The “genetic copy” stares back.

“I really do have someone I want you to meet.”

“In certain counties in North Carolina, the word
dead
has three syllables.”

Apparently, there is no choice but to stride past his brother, the “genetic copy.” Back in the living room, like the caged animal he always was at this address, Tyrone now feels an additional confinement anxiety, the possibility of future penal confinement. He’s flipping through the LPs collected on a shelf on the wall, looking at some jazz from the fifties, the cover of each LP summoning up a swinging time in his parents’ past. Pipe smoking was pandemic. Sideburns indicated a knowing acquaintance with the New Criticism, and that’s the moment, in this reverie of all things of which he’s contemptuous, when there is old-fashioned tolling of an American Telephone and Telegraph handset. Their rotary-dial phone.

He knows immediately.

He hears his mother call out his sister’s name, “Hi, sweetheart!” He’s already loping, in his rangy way, past his mother’s office, into the pantry, through the kitchen, up the back stairs again, the maid’s staircase, with all the political ramifications, never the front staircase, into the teenager’s bedroom, that bedroom which observes all the Congregationalist trappings, a homely bedroom, without decoration, no wall-to-wall, just a little Oriental area rug in the middle. Max is actually sweeping his homely bedroom, and Tyrone says, having changed his mind entirely, “Okay, let’s go.”

“Where are we going?”

“To see your friend.”

The sweeping is undeterred by the conversation. As if sweeping enables reasoning.

“The one you were mentioning before. Let’s go.”

“You changed your mind fast.”

“Don’t waste my time.”

Max reaches up to the window, opens it, the screen is nowhere in sight, a legacy of some youthful mischief, and Tyrone says, “Let me.” He means the arachnid that is fleeing ahead of the piles of dust. Like Jonathan Edwards’s pet arachnid. Tyrone knows about the perfection of the webs; this has all been covered in his own diaristic commentary on his childhood, which is near upon sixteen thousand pages in length. He takes the arachnid, reaches one loafer-clad foot out the window.

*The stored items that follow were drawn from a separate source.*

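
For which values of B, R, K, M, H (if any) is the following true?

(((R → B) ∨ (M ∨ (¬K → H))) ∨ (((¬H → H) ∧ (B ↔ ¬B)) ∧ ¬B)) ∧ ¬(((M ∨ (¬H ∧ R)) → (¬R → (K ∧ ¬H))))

B = True, R = False, K = True, M = True, H = True

  ((R → B) ∨ (M ∨ (¬K → H))) ∨ (((¬H → H) ∧ (B ↔ ¬B)) ∧ ¬B) = True
    (R → B) ∨ (M ∨ (¬K → H)) = True
      R → B = True
      M ∨ (¬K → H) = True
        ¬K → H = True
          ¬K = False
    ((¬H → H) ∧ (B ↔ ¬B)) ∧ ¬B = False
      (¬H → H) ∧ (B ↔ ¬B) = False
        ¬H → H = True
          ¬H = False
        B ↔ ¬B = False
          ¬B = False
      ¬B = False
  ¬(((M ∨ (¬H ∧ R)) → (¬R → (K ∧ ¬H)))) = True
    (M ∨ (¬H ∧ R)) → (¬R → (K ∧ ¬H)) = False
      M ∨ (¬H ∧ R) = True
        ¬H ∧ R = False
          ¬H = False
      ¬R → (K ∧ ¬H) = False
        ¬R = True
        K ∧ ¬H = False
          ¬H = False
Both conjuncts True, so the formula holds.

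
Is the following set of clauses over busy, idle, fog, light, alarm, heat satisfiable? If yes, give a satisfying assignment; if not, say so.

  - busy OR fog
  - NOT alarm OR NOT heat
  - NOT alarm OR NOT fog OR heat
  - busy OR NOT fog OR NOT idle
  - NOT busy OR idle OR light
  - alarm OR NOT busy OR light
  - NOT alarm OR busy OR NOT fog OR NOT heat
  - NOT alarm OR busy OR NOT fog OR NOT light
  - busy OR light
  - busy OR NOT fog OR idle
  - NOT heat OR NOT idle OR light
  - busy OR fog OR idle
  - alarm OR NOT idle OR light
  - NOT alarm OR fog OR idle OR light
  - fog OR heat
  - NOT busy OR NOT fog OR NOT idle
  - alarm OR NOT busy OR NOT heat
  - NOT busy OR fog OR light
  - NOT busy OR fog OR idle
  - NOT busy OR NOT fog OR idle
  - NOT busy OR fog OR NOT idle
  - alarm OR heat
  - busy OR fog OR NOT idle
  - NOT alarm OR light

Case alarm = True:
  (NOT alarm OR NOT heat) forces heat = False.
  (NOT alarm OR NOT fog OR heat) forces fog = False.
  Clause (fog OR heat) is falsified — contradiction.
Case alarm = False:
  (alarm OR heat) forces heat = True.
  (alarm OR NOT busy OR NOT heat) forces busy = False.
  (busy OR fog) forces fog = True.
  (busy OR NOT fog OR NOT idle) forces idle = False.
  Clause (busy OR NOT fog OR idle) is falsified — contradiction.
Both cases fail, so the formula is unsatisfiable.

The formula is unsatisfiable.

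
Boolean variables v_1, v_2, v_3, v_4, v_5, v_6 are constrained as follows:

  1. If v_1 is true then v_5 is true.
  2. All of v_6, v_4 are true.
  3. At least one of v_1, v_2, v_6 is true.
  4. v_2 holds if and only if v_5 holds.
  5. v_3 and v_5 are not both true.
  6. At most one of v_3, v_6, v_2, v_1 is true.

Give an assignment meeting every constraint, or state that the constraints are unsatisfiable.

v_1 = False, v_2 = False, v_3 = False, v_4 = True, v_5 = False, v_6 = True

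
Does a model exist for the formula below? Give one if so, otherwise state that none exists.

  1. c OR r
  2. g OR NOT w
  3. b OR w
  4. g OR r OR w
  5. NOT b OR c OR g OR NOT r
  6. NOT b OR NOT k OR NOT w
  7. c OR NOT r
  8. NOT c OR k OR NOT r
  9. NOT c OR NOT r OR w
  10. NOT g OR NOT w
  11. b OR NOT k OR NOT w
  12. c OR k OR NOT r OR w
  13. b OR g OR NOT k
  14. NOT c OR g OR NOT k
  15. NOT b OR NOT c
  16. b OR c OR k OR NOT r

Case b = True:
  (NOT b OR NOT c) forces c = False.
  (c OR r) forces r = True.
  Clause (c OR NOT r) is falsified — contradiction.
Case b = False:
  (b OR w) forces w = True.
  (g OR NOT w) forces g = True.
  Clause (NOT g OR NOT w) is falsified — contradiction.
Both cases fail, so the formula is unsatisfiable.

Unsatisfiable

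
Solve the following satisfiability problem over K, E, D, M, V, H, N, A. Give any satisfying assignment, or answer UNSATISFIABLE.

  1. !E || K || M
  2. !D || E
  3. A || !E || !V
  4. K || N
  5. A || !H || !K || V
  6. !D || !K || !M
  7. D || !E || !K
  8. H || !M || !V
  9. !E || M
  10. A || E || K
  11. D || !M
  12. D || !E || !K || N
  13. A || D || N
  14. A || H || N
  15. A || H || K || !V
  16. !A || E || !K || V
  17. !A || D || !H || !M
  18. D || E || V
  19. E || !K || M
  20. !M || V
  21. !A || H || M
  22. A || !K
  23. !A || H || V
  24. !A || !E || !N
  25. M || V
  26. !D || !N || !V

K: False; E: False; D: False; M: False; V: True; H: True; N: True; A: True

Set K = False.
  then (K || N) forces N = True.
Try E = True:
  (!E || K || M) forces M = True.
  (D || !M) forces D = True.
  (!M || V) forces V = True.
  clause (!D || !N || !V) is falsified — backtrack.
So E = False.
  then (!D || E) forces D = False.
  then (A || E || K) forces A = True.
  then (D || !M) forces M = False.
  then (D || E || V) forces V = True.
  then (!A || H || M) forces H = True.
All clauses satisfied.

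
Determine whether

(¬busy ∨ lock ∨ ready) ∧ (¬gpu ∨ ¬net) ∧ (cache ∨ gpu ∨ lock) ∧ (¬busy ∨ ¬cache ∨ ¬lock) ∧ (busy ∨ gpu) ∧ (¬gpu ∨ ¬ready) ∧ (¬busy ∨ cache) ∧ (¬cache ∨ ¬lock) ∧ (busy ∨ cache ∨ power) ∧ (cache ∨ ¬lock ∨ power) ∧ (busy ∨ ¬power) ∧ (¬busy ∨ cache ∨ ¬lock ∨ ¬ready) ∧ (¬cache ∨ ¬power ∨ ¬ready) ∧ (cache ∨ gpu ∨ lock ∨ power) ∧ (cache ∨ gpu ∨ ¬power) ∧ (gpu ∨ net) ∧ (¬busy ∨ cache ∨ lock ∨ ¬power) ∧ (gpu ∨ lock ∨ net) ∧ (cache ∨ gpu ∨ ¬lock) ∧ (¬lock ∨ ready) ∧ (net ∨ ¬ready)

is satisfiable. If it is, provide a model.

Set gpu = False.
  then (busy ∨ gpu) forces busy = True.
  then (¬busy ∨ cache) forces cache = True.
  then (¬cache ∨ ¬lock) forces lock = False.
  then (gpu ∨ net) forces net = True.
  then (¬busy ∨ lock ∨ ready) forces ready = True.
  then (¬cache ∨ ¬power ∨ ¬ready) forces power = False.
All clauses satisfied.

gpu=F, power=F, busy=T, ready=T, net=T, cache=T, lock=F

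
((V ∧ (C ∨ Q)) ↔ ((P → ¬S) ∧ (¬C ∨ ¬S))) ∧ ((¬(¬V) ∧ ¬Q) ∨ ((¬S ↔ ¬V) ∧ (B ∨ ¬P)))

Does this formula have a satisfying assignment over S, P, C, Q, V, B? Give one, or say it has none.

S = True, P = True, C = False, Q = False, V = True, B = True

  (V ∧ (C ∨ Q)) ↔ ((P → ¬S) ∧ (¬C ∨ ¬S)) = True
    V ∧ (C ∨ Q) = False
      C ∨ Q = False
    (P → ¬S) ∧ (¬C ∨ ¬S) = False
      P → ¬S = False
        ¬S = False
      ¬C ∨ ¬S = True
        ¬C = True
        ¬S = False
  (¬(¬V) ∧ ¬Q) ∨ ((¬S ↔ ¬V) ∧ (B ∨ ¬P)) = True
    ¬(¬V) ∧ ¬Q = True
      ¬(¬V) = True
        ¬V = False
      ¬Q = True
    (¬S ↔ ¬V) ∧ (B ∨ ¬P) = True
      ¬S ↔ ¬V = True
        ¬S = False
        ¬V = False
      B ∨ ¬P = True
        ¬P = False
Both conjuncts True, so the formula holds.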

“You don’t actually have to —” Max says.

Tyrone is on the roof, where he can hear his mother calling urgently to the White Dwarf, his mother who is now in possession of the major facts. The broad outline of the facts, the allegations. He can see the shades half drawn in his father’s office. There is gesticulating. There is the pantomime of alarm. The semiotics of alarm, which you can know, instantly, without fear of misrepresentation, when you see it from out the window of the house. From out on the roof. Through transparent curtains that doubtless need washing. Now is the beginning of the end of a safe place. This is what Tyrone Duffy thinks of his predicament now, that wherever he goes, he is the ill wind. In every face, now, the tightening of distrust, because Tyrone Duffy is here, with his sad story.